I recently attended a discussion on Europe’s competitiveness. There was unanimous agreement that we are lagging behind in all applied technologies—perhaps with the sole exception of the pharmaceutical industry.
The reflexive response from the participants was: “We’ve created a fund for that.”
Too few startups? Create a startup fund.
Weak AI performance? An AI innovation fund!
Falling behind in space? Here’s a hefty Horizon Europe call!

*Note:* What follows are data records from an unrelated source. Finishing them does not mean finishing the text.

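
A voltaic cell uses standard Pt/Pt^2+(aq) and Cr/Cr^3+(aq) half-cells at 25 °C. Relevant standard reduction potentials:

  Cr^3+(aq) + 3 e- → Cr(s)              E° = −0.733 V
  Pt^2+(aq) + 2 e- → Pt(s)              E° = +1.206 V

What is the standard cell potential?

Of the two couples in this cell, the one with the more positive reduction potential is reduced at the cathode: here that is Pt²⁺/Pt (+1.206 V); Cr³⁺/Cr (−0.733 V) is the anode.
E°cell = E°(cathode) − E°(anode) = +1.206 − (−0.733) = +1.939 V.

+1.939 V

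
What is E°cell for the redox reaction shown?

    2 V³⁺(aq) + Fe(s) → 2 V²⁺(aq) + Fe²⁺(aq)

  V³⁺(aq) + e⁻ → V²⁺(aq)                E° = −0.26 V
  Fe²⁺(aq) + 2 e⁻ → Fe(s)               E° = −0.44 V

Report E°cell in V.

+0.18 V

V³⁺(aq) gains electrons, so the V³⁺/V²⁺ couple is the cathode; the Fe²⁺/Fe couple is the anode.
E°cell = E°(cathode) − E°(anode) = −0.26 − (−0.44) = +0.18 V.
The positive value indicates the reaction is spontaneous as written.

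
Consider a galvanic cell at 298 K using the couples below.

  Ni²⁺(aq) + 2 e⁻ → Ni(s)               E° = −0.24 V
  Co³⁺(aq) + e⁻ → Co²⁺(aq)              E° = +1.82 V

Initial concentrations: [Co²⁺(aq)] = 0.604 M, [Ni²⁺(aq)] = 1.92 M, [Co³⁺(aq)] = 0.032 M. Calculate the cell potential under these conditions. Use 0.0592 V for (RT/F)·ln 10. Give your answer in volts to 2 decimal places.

Co³⁺/Co²⁺ is reduced (cathode, E° = +1.82 V) and Ni²⁺/Ni is oxidized (anode).
E°cell = E°cat − E°an = +1.82 − (−0.24) = +2.06 V; n = 2.
The balanced reaction is 2 Co³⁺(aq) + Ni(s) → 2 Co²⁺(aq) + Ni²⁺(aq), so Q = ([Co²⁺(aq)]^2·[Ni²⁺(aq)]) / [Co³⁺(aq)]^2 = 684 and log Q = 2.835.
E = E° − (0.0592/n)·log Q = +2.06 − (0.0592/2)(2.835) = +1.98 V.

+1.98 V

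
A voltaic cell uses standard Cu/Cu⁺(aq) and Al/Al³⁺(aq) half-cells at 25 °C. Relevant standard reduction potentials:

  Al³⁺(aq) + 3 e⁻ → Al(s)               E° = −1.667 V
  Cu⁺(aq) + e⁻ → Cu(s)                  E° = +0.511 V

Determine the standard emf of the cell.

+2.178 V

The Cu⁺/Cu couple has the higher E°, so Cu ion is reduced (cathode) and Al is oxidized (anode).
E°cell = E°(cathode) − E°(anode) = +0.511 − (−1.667) = +2.178 V.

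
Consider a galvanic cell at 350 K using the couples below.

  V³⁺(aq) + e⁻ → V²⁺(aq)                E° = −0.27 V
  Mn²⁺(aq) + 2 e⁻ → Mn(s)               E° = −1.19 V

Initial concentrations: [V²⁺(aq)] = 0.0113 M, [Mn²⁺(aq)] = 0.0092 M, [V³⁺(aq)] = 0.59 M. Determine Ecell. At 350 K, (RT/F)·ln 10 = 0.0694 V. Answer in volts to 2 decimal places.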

But this strategy has at least three major problems.
1. The Scale Problem
The EU spends only a few tens of billions of euros per year from public funds to support innovation. Mario Draghi’s 2023 report calls for increasing the main public innovation instrument—the upcoming FP10 framework program—to €200 billion over seven years. Some member states add extra billions from their national budgets; others contribute almost nothing.
For comparison:
- Amazon plans $104 billion in capital expenditures in 2025.
- Alphabet: $75 billion
- Meta: $70 billion
- Microsoft: $89 billion
- Apple: $12 billion …
European public spending on technology is pocket change compared to the private investments of global tech giants. Success in technology requires projects that attract global capital—not bureaucratic grant funding.
2. The Incentive Problem
Funds distort motivations.
An American startup must satisfy investors. It needs to deliver a market-successful product that returns its investment with profit.
A European startup must satisfy grant conditions and the preferences of the politically appointed European Commission. It must deliver a product that fits the specific grant criteria—criteria that, at best, reflect vague bureaucratic notions of what “innovation” means. At worst, they include boxes to tick on decarbonization, inclusivity, gender balance, and fifty other unrelated items.
Instead of solving real problems or building scalable businesses, startups learn to write grant applications and optimize for compliance.
3. The Tax Problem
To finance all these funds, the money has to come from somewhere.
One proposal is the upcoming Corporate Resource for Europe (CORE) tax—a new EU-level tax on all firms headquartered in the EU with revenues above €100 million. So, when a business finally manages to succeed despite all obstacles and grow to a global scale, Europe makes sure to “reward” it with a higher tax burden.
It is nearly impossible for Europe to catch up technologically with the US or Asia. But it would at least be nice not to lose sight of them entirely. To do that, the EU needs to reform its single market, as we outlined in cooperation with Epicenter Network last year in the publication Market Force: Revitalizing the Single Market for the next 30 years. Yet no institutional reform will help without a change in Europe’s political culture. We must learn to support the market from the bottom up—through a high-quality business environment—not from the top down through endless funds.